While I _may_ accept the fact that dogs will occasionally fight, I will NOT excuse the dog owners who don't apologize for their animal's behavior. Children misbehave in public and we expect parents to apologize for their behavior. Dog owners are no different. :mad:

alice_in_wonderland
10-26-2004, 12:10 AM
While I _may_ accept the fact that dogs will occasionally fight,

Actually, none of the dogs that I've ever had, or that my family have ever had, have been fighters.

I suppose we don't let them get into that situation where they have to fight, and we certainly don't encourage it.

Voltaire is more of a cuddler than a fighter. :)

Caprese
10-26-2004, 07:07 AM
I do think that sometimes one dog, no matter how socialized, just takes a dislike to another.

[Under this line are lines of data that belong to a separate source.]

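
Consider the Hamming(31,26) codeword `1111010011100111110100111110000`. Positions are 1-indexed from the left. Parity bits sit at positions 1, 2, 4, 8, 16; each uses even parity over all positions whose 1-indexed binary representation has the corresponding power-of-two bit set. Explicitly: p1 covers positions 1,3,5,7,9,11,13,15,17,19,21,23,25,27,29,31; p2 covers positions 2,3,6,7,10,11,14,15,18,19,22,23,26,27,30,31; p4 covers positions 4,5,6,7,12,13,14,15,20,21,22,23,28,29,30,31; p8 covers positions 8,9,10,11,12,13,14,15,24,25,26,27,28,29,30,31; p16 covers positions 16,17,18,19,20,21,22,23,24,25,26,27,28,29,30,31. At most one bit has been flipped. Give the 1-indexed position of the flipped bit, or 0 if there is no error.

27

s1: b1⊕b3⊕b5⊕b7⊕b9⊕b11⊕b13⊕b15⊕b17⊕b19⊕b21⊕b23⊕b25⊕b27⊕b29⊕b31 = 1⊕1⊕0⊕0⊕1⊕1⊕0⊕1⊕1⊕0⊕0⊕1⊕1⊕1⊕0⊕0 = 1
s2: b2⊕b3⊕b6⊕b7⊕b10⊕b11⊕b14⊕b15⊕b18⊕b19⊕b22⊕b23⊕b26⊕b27⊕b30⊕b31 = 1⊕1⊕1⊕0⊕1⊕1⊕1⊕1⊕1⊕0⊕0⊕1⊕1⊕1⊕0⊕0 = 1
s4: b4⊕b5⊕b6⊕b7⊕b12⊕b13⊕b14⊕b15⊕b20⊕b21⊕b22⊕b23⊕b28⊕b29⊕b30⊕b31 = 1⊕0⊕1⊕0⊕0⊕0⊕1⊕1⊕1⊕0⊕0⊕1⊕0⊕0⊕0⊕0 = 0
s8: b8⊕b9⊕b10⊕b11⊕b12⊕b13⊕b14⊕b15⊕b24⊕b25⊕b26⊕b27⊕b28⊕b29⊕b30⊕b31 = 0⊕1⊕1⊕1⊕0⊕0⊕1⊕1⊕1⊕1⊕1⊕1⊕0⊕0⊕0⊕0 = 1
s16: b16⊕b17⊕b18⊕b19⊕b20⊕b21⊕b22⊕b23⊕b24⊕b25⊕b26⊕b27⊕b28⊕b29⊕b30⊕b31 = 1⊕1⊕1⊕0⊕1⊕0⊕0⊕1⊕1⊕1⊕1⊕1⊕0⊕0⊕0⊕0 = 1
Syndrome (s16...s1) = 11011 → position 27.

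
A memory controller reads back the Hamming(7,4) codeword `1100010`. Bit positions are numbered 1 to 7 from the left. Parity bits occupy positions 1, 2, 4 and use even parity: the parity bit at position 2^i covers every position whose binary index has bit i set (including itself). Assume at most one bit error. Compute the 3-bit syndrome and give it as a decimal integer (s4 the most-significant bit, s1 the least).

5

s1: b1⊕b3⊕b5⊕b7 = 1⊕0⊕0⊕0 = 1
s2: b2⊕b3⊕b6⊕b7 = 1⊕0⊕1⊕0 = 0
s4: b4⊕b5⊕b6⊕b7 = 0⊕0⊕1⊕0 = 1
Syndrome (s4...s1) = 101 → position 5.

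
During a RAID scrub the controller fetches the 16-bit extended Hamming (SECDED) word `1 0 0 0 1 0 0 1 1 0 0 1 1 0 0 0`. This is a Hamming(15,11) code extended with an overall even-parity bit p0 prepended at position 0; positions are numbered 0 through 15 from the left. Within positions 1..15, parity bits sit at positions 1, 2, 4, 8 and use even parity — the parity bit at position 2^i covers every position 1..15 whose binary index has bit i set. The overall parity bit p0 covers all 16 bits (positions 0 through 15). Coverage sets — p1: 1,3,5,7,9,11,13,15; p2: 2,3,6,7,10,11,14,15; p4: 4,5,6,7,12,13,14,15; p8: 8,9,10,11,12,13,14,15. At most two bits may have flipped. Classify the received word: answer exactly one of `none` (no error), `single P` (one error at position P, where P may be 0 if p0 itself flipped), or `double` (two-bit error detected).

double

s1: b1⊕b3⊕b5⊕b7⊕b9⊕b11⊕b13⊕b15 = 0⊕0⊕0⊕1⊕0⊕1⊕0⊕0 = 0
s2: b2⊕b3⊕b6⊕b7⊕b10⊕b11⊕b14⊕b15 = 0⊕0⊕0⊕1⊕0⊕1⊕0⊕0 = 0
s4: b4⊕b5⊕b6⊕b7⊕b12⊕b13⊕b14⊕b15 = 1⊕0⊕0⊕1⊕1⊕0⊕0⊕0 = 1
s8: b8⊕b9⊕b10⊕b11⊕b12⊕b13⊕b14⊕b15 = 1⊕0⊕0⊕1⊕1⊕0⊕0⊕0 = 1
Syndrome (s8...s1) = 1100 → position 12.
Overall parity (XOR of all 16 bits, including p0): 1⊕0⊕0⊕0⊕1⊕0⊕0⊕1⊕1⊕0⊕0⊕1⊕1⊕0⊕0⊕0 = 0
Overall=0, syndrome position=12 → double-bit error detected (uncorrectable).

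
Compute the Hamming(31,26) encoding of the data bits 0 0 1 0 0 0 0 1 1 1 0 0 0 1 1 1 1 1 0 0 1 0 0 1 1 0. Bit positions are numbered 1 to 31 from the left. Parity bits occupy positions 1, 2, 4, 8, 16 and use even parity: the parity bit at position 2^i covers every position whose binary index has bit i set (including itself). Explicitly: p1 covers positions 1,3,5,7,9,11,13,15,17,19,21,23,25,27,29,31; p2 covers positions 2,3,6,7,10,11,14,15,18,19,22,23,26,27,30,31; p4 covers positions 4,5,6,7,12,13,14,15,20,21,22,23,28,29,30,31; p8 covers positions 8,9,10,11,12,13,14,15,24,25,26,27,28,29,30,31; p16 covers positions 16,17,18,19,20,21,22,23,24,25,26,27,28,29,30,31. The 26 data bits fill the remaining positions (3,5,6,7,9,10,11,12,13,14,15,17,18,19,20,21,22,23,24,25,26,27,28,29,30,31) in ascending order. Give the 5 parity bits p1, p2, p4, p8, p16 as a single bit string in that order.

Place data bits at non-power-of-two positions: b3=0, b5=0, b6=1, b7=0, b9=0, b10=0, b11=0, b12=1, b13=1, b14=1, b15=0, b17=0, b18=0, b19=1, b20=1, b21=1, b22=1, b23=1, b24=0, b25=0, b26=1, b27=0, b28=0, b29=1, b30=1, b31=0.
p1 = XOR of data positions {3,5,7,9,11,13,15,17,19,21,23,25,27,29,31} = 0⊕0⊕0⊕0⊕0⊕1⊕0⊕0⊕1⊕1⊕1⊕0⊕0⊕1⊕0 = 1
p2 = XOR of data positions {3,6,7,10,11,14,15,18,19,22,23,26,27,30,31} = 0⊕1⊕0⊕0⊕0⊕1⊕0⊕0⊕1⊕1⊕1⊕1⊕0⊕1⊕0 = 1
p4 = XOR of data positions {5,6,7,12,13,14,15,20,21,22,23,28,29,30,31} = 0⊕1⊕0⊕1⊕1⊕1⊕0⊕1⊕1⊕1⊕1⊕0⊕1⊕1⊕0 = 0
p8 = XOR of data positions {9,10,11,12,13,14,15,24,25,26,27,28,29,30,31} = 0⊕0⊕0⊕1⊕1⊕1⊕0⊕0⊕0⊕1⊕0⊕0⊕1⊕1⊕0 = 0
p16 = XOR of data positions {17,18,19,20,21,22,23,24,25,26,27,28,29,30,31} = 0⊕0⊕1⊕1⊕1⊕1⊕1⊕0⊕0⊕1⊕0⊕0⊕1⊕1⊕0 = 0
Parity bits p1,p2,p4,p8,p16 = 11000

11000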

But I agree that there should be an apology! Ruby that's awful about the Dobie, and surprising as well.

One thing I have noticed over the years is that often a dog will feel more vulnerable onleash, and may exhibit behavior which would never happen at the offleash dog park. But there's the rub: you need to be able to control your dog if something does happen. Our dogs are reasonably well verbally trained; I have never owned a dog which has begun a fight, but they do not necessarily back off unless we interfere. Nothing has ever happened at the dog park, though, even when the place is seething with canines.

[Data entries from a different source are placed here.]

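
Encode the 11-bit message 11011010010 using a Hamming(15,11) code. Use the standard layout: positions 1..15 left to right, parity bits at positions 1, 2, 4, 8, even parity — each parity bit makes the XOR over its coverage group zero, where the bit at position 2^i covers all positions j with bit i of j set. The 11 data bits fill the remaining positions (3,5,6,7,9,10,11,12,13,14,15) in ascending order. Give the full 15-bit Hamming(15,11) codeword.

101110111010010

Place data bits at non-power-of-two positions: b3=1, b5=1, b6=0, b7=1, b9=1, b10=0, b11=1, b12=0, b13=0, b14=1, b15=0.
p1 = XOR of data positions {3,5,7,9,11,13,15} = 1⊕1⊕1⊕1⊕1⊕0⊕0 = 1
p2 = XOR of data positions {3,6,7,10,11,14,15} = 1⊕0⊕1⊕0⊕1⊕1⊕0 = 0
p4 = XOR of data positions {5,6,7,12,13,14,15} = 1⊕0⊕1⊕0⊕0⊕1⊕0 = 1
p8 = XOR of data positions {9,10,11,12,13,14,15} = 1⊕0⊕1⊕0⊕0⊕1⊕0 = 1
Codeword b1..b15 = 101110111010010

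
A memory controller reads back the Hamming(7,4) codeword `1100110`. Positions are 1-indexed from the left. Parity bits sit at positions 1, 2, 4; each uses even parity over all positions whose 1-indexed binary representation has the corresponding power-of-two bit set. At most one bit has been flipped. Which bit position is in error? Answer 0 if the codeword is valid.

s1: b1⊕b3⊕b5⊕b7 = 1⊕0⊕1⊕0 = 0
s2: b2⊕b3⊕b6⊕b7 = 1⊕0⊕1⊕0 = 0
s4: b4⊕b5⊕b6⊕b7 = 0⊕1⊕1⊕0 = 0
Syndrome (s4...s1) = 000 → position 0 (no error).

0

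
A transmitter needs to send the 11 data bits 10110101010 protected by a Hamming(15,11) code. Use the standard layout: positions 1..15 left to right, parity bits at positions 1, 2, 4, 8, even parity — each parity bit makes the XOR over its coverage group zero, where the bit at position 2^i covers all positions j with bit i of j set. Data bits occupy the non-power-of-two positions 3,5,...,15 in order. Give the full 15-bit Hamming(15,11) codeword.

011001110101010

Place data bits at non-power-of-two positions: b3=1, b5=0, b6=1, b7=1, b9=0, b10=1, b11=0, b12=1, b13=0, b14=1, b15=0.
p1 = XOR of data positions {3,5,7,9,11,13,15} = 1⊕0⊕1⊕0⊕0⊕0⊕0 = 0
p2 = XOR of data positions {3,6,7,10,11,14,15} = 1⊕1⊕1⊕1⊕0⊕1⊕0 = 1
p4 = XOR of data positions {5,6,7,12,13,14,15} = 0⊕1⊕1⊕1⊕0⊕1⊕0 = 0
p8 = XOR of data positions {9,10,11,12,13,14,15} = 0⊕1⊕0⊕1⊕0⊕1⊕0 = 1
Codeword b1..b15 = 011001110101010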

As for neutered or un-neutered males, my husband and I are having an ongoing disagreement about this. (We have a 8-month old male mastiff pup and a 5 year old spayed female mastiff.) Husband does not want to neuter.
In Denver, spay/neuter is not elective surgery. It is required unless the owner pays an annual $95 for an intact permit. I do not think that having 'nads automatically makes a male dog fierce and aggressive, but I see no need to have an intact animal unless you plan to breed.

romansperson
10-26-2004, 03:23 PM
Well, I don't plan on breeding him, but I really hate the idea of him getting elective surgery. I'm sure I'll break down and do it - I just haven't done it yet.

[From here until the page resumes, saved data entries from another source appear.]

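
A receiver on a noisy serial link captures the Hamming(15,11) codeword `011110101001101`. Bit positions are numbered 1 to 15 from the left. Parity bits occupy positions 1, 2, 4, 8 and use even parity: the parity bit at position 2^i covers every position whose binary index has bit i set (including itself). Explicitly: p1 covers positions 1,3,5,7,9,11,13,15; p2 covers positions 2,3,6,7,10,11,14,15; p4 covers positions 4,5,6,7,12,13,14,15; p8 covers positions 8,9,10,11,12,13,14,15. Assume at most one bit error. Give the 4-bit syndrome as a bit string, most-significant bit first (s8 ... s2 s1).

s1: b1⊕b3⊕b5⊕b7⊕b9⊕b11⊕b13⊕b15 = 0⊕1⊕1⊕1⊕1⊕0⊕1⊕1 = 0
s2: b2⊕b3⊕b6⊕b7⊕b10⊕b11⊕b14⊕b15 = 1⊕1⊕0⊕1⊕0⊕0⊕0⊕1 = 0
s4: b4⊕b5⊕b6⊕b7⊕b12⊕b13⊕b14⊕b15 = 1⊕1⊕0⊕1⊕1⊕1⊕0⊕1 = 0
s8: b8⊕b9⊕b10⊕b11⊕b12⊕b13⊕b14⊕b15 = 0⊕1⊕0⊕0⊕1⊕1⊕0⊕1 = 0
Syndrome (s8...s1) = 0000 → position 0 (no error).

0000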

Neutering a male is simple - until late last year, the only dogs I'd ever had have all been males, and they've all been neutered. None of them has acted like anything even happened afterward! They didn't have any stitches either, the incision is so small. The most difficulty I've had is keeping them quiet for the week to 10 days afterward they aren't supposed to be running and jumping so the incision can heal.

You can also combine the neutering with something else that needs to be done, like a good teeth cleaning.